A supercharacter theory for the Sylow p-subgroups of the finite symplectic and orthogonal groups

TL;DR

This paper develops a supercharacter theory for the Sylow p-subgroups of classical finite groups of types B, C, and D, providing explicit superclasses, supercharacters, and their properties, simplifying representation analysis.

Contribution

It introduces a supercharacter theory for Sylow p-subgroups of classical groups, including superclass definitions, supercharacter evaluations, and orthogonality relations, extending previous work.

Findings

Superclasses are explicitly defined and factorize into elementary superclasses.

Supercharacters are constant on superclasses and their values are evaluated.

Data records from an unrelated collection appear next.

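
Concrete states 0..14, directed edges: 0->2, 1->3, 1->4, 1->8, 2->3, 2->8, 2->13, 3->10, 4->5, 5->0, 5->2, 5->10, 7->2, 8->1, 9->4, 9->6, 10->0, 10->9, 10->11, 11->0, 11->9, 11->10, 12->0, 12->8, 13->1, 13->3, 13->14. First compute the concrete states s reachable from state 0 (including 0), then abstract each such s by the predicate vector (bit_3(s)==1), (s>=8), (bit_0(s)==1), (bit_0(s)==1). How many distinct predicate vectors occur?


BFS from 0:
Concrete reachable: {0, 1, 2, 3, 4, 5, 6, 8, 9, 10, 11, 13, 14}
Abstract via predicates (bit_3(s)==1), (s>=8), (bit_0(s)==1), (bit_0(s)==1):
  (0,0,0,0) <- {0, 2, 4, 6}
  (0,0,1,1) <- {1, 3, 5}
  (1,1,0,0) <- {8, 10, 14}
  (1,1,1,1) <- {9, 11, 13}
Distinct abstract states = 4

4


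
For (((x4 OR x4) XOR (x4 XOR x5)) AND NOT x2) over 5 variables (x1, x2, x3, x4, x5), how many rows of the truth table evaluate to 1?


Formula: (((x4 OR x4) XOR (x4 XOR x5)) AND NOT x2) over 5 vars (32 rows)
Evaluate each row (x1, x2, x3, x4, x5 as bits, MSB first):
  row 0 [00000]: (((0 OR 0) XOR (0 XOR 0)) AND NOT 0) -> 0
  row 1 [00001]: (((0 OR 0) XOR (0 XOR 1)) AND NOT 0) -> 1
  row 2 [00010]: (((1 OR 1) XOR (1 XOR 0)) AND NOT 0) -> 0
  row 3 [00011]: (((1 OR 1) XOR (1 XOR 1)) AND NOT 0) -> 1
  row 4 [00100]: (((0 OR 0) XOR (0 XOR 0)) AND NOT 0) -> 0
  row 5 [00101]: (((0 OR 0) XOR (0 XOR 1)) AND NOT 0) -> 1
  row 6 [00110]: (((1 OR 1) XOR (1 XOR 0)) AND NOT 0) -> 0
  row 7 [00111]: (((1 OR 1) XOR (1 XOR 1)) AND NOT 0) -> 1
  row 8 [01000]: (((0 OR 0) XOR (0 XOR 0)) AND NOT 1) -> 0
  row 9 [01001]: (((0 OR 0) XOR (0 XOR 1)) AND NOT 1) -> 0
  row 10 [01010]: (((1 OR 1) XOR (1 XOR 0)) AND NOT 1) -> 0
  row 11 [01011]: (((1 OR 1) XOR (1 XOR 1)) AND NOT 1) -> 0
  row 12 [01100]: (((0 OR 0) XOR (0 XOR 0)) AND NOT 1) -> 0
  row 13 [01101]: (((0 OR 0) XOR (0 XOR 1)) AND NOT 1) -> 0
  row 14 [01110]: (((1 OR 1) XOR (1 XOR 0)) AND NOT 1) -> 0
  row 15 [01111]: (((1 OR 1) XOR (1 XOR 1)) AND NOT 1) -> 0
  row 16 [10000]: (((0 OR 0) XOR (0 XOR 0)) AND NOT 0) -> 0
  row 17 [10001]: (((0 OR 0) XOR (0 XOR 1)) AND NOT 0) -> 1
  row 18 [10010]: (((1 OR 1) XOR (1 XOR 0)) AND NOT 0) -> 0
  row 19 [10011]: (((1 OR 1) XOR (1 XOR 1)) AND NOT 0) -> 1
  row 20 [10100]: (((0 OR 0) XOR (0 XOR 0)) AND NOT 0) -> 0
  row 21 [10101]: (((0 OR 0) XOR (0 XOR 1)) AND NOT 0) -> 1
  row 22 [10110]: (((1 OR 1) XOR (1 XOR 0)) AND NOT 0) -> 0
  row 23 [10111]: (((1 OR 1) XOR (1 XOR 1)) AND NOT 0) -> 1
  row 24 [11000]: (((0 OR 0) XOR (0 XOR 0)) AND NOT 1) -> 0
  row 25 [11001]: (((0 OR 0) XOR (0 XOR 1)) AND NOT 1) -> 0
  row 26 [11010]: (((1 OR 1) XOR (1 XOR 0)) AND NOT 1) -> 0
  row 27 [11011]: (((1 OR 1) XOR (1 XOR 1)) AND NOT 1) -> 0
  row 28 [11100]: (((0 OR 0) XOR (0 XOR 0)) AND NOT 1) -> 0
  row 29 [11101]: (((0 OR 0) XOR (0 XOR 1)) AND NOT 1) -> 0
  row 30 [11110]: (((1 OR 1) XOR (1 XOR 0)) AND NOT 1) -> 0
  row 31 [11111]: (((1 OR 1) XOR (1 XOR 1)) AND NOT 1) -> 0
Full result column, 8 rows per line (x1,x2 fixed per line; x3,x4,x5 runs 000..111 left to right):
  rows 0-7 [x1,x2=00]: 01010101  (ones: 4)
  rows 8-15 [x1,x2=01]: 00000000  (ones: 0)
  rows 16-23 [x1,x2=10]: 01010101  (ones: 4)
  rows 24-31 [x1,x2=11]: 00000000  (ones: 0)
Count of 1-rows = 4+0+4+0 = 8

8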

The supercharacter table satisfies orthogonality relations similar to irreducible characters.

Abstract

We define the superclasses for a classical finite unipotent group $U$ of type $B_{n}(q)$, $C_{n}(q)$, or $D_{n}(q)$, and show that, together with the supercharacters defined in a previous paper, they form a supercharacter theory. In particular, we prove that the supercharacters take a constant value on each superclass, and evaluate this value. As a consequence, we obtain a factorization of any superclass as a product of elementary superclasses. In addition, we also define the space of superclass functions, and prove that it is spanned by the supercharacters. As as consequence, we (re)obtain the decomposition of the regular character as an orthogonal linear combination of supercharacters. Finally, we define the supercharacter table of $U$, and prove various orthogonality relations for supercharacters (similar to the well-known orthogonality relations for irreducible characters).